Im Streitfall konnte ferner offenbleiben, unter welchen Voraussetzungen ein Missbrauch von Gestaltungsmöglichkeiten i.S. des § 42 AO angenommen werden könnte, wenn das Ausscheiden eines Gesellschafters gegen Abfindung allein der äußeren Form nach in das Rechtskleid eines Kaufvertrags gehüllt wird, ohne dass dieser inhaltlich von einem Ausscheiden gegen Abfindung zu unterscheiden wäre. In der Veräußerung eines Geschäftsanteils an einen Treuhänder, damit dieser den Geschäftsanteil interimsweise bis zum Eintritt eines neuen Gesellschafters hält und verwaltet, kann der BFH jedenfalls keinen Missbrauch zu erkennen. Das gilt erst recht, wenn der Geschäftsanteil zu demselben Preis veräußert werden muss, zu dem er erworben wurde, ohne dass ein Anspruch auf Abfindung stiller Reserven oder eines Goodwills bestünde.

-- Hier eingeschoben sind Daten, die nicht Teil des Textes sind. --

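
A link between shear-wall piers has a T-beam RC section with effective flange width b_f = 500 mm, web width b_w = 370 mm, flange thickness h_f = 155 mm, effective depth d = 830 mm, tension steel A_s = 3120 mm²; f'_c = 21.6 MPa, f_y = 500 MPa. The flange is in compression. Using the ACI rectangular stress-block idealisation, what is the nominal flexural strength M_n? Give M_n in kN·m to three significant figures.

Tension: T = A_s f_y = 3120 × 500 = 1560000 N.
Try a within the flange: a = T/(0.85 f'_c b_f) = 1560000/(0.85 × 21.6 × 500) = 169.93 mm.
a = 169.93 > h_f = 155 mm: the block extends into the web. Split into flange-overhang and web parts.
C_f = 0.85 f'_c (b_f − b_w) h_f = 0.85 × 21.6 × (500 − 370) × 155 = 369954 N.
Remaining web compression depth: a_w = (T − C_f)/(0.85 f'_c b_w) = (1560000 − 369954)/(0.85 × 21.6 × 370) = 175.18 mm.
M_n = C_f(d − h_f/2) + (T − C_f)(d − a_w/2) = 369954 × (830 − 77.5) + 1190046 × (830 − 87.59) = 278.39 + 883.50 = 1161.89 × 10⁶ N·mm.
M_n = 1161.89 kN·m.

M_n ≈ 1160 kN·m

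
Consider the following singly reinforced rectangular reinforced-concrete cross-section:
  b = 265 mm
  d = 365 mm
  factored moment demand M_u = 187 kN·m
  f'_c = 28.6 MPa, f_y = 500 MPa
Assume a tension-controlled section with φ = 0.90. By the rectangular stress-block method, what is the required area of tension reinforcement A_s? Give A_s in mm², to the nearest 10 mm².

M_n = M_u/φ = 187/0.90 = 207.778 kN·m.
With M_n = 0.85 f'_c a b (d − a/2), solve the quadratic for a:
a = d − √(d² − 2M_n/(0.85 f'_c b)) = 365 − √(365² − 2 × 207.778×10⁶/(0.85 × 28.6 × 265)) = 102.86 mm.
A_s = 0.85 f'_c a b / f_y = 0.85 × 28.6 × 102.86 × 265 / 500 = 1325.3 mm².

A_s ≈ 1330 mm²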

Der Vorgang war im Streitfall auch nicht nach § 1 Abs. 1 Nr. 2 i.V.m. § 7 Abs. 1 Nr. 1 ErbStG steuerbar. Der Schenkungsteuer unterliegt als Schenkung unter Lebenden (§ 1 Abs. 1 Nr. 2 ErbStG) jede freigebige Zuwendung, soweit der Bedachte durch sie auf Kosten des Zuwendenden bereichert wird (§ 7 Abs. 1 Nr. 1 ErbStG). Erforderlich hierfür ist eine Vermögensverschiebung, d.h. eine Vermögensminderung auf der Seite des Schenkers und eine Vermögensmehrung auf der Seite des Bedachten In subjektiver Hinsicht ist ein (einseitiger) Wille des Zuwendenden zur (Teil-)Unentgeltlichkeit seiner Leistung erforderlich. Der "Wille zur Unentgeltlichkeit" liegt vor, wenn und soweit der Zuwendende in dem Bewusstsein handelt, zu der Vermögenshingabe weder rechtlich verpflichtet zu sein noch dafür eine mit seiner Leistung in einem synallagmatischen, konditionalen oder kausalen Zusammenhang stehende (gleichwertige) Gegenleistung zu erhalten. Im Streitfall war in dem Poolvertrag das Schicksal des Geschäftsanteils des jeweiligen Gesellschafters bei Erreichen der Altersgrenze bereits im Einzelnen geregelt. Alle Vermögensverschiebungen beruhten auf vertraglicher Verpflichtung, die ihrerseits angesichts der Verknüpfung mit dem ursprünglichen Erwerb des Geschäftsanteils schon objektiv eine Unentgeltlichkeit nicht erkennen ließ. Erst recht fehlte es an dem Willen zur Unentgeltlichkeit.